Experimental Results

The framework was evaluated across multiple datasets in the context of sequential recommendation tasks. The experiments demonstrated significant improvements over baseline methods like TIGER, VIP5, and P5-CID, achieving notable gains in NDCG metrics across diverse datasets (Table 1). The improvements are attributed to the enhanced knowledge transfer capability facilitated by the unified language representation and task design.

Impact of Pre-training

The paper further explored the impact of pre-training datasets and epochs on recommendation performance. Results indicated that pre-training on larger and varied datasets enhances the model's performance by leveraging rich semantic information for generative purposes. However, pre-training too extensively without proper task alignment may lead to overfitting, as observed in variations across different datasets (Figures 2 and 3).

Figure 2: The impact of varying amounts of pre-training datasets on recommendation performance.

Figure 3: The impact of different pre-training epochs on recommendation performance.

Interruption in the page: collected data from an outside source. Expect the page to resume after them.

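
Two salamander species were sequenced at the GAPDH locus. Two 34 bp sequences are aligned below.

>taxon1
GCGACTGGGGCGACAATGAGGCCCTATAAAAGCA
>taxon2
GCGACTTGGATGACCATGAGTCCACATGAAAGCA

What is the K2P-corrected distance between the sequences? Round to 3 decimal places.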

Implementation Considerations

Handling of Collisions

An advanced token reallocation method is proposed to handle item collisions caused by similar modality information. This method reallocates tokens based on distance metrics, ensuring unique representation across items.

Deployment and Scalability

The devised approach emphasizes scalability due to its reliance on a shared and concise vocabulary, reducing the computational overhead typical in dealing with complex multimodal content.

Conclusions

The MQL4GRec framework signifies an advancement in generative recommendation systems by intricately integrating multimodal information into a uniform language representation that enhances knowledge transfer and recommendation performance. Future avenues involve optimizing the inference efficiency of the generative models and further exploring scenarios with incomplete multimodal content information. This work paves the way for more universal and adaptable recommendation systems that leverage complex multimodal data effectively.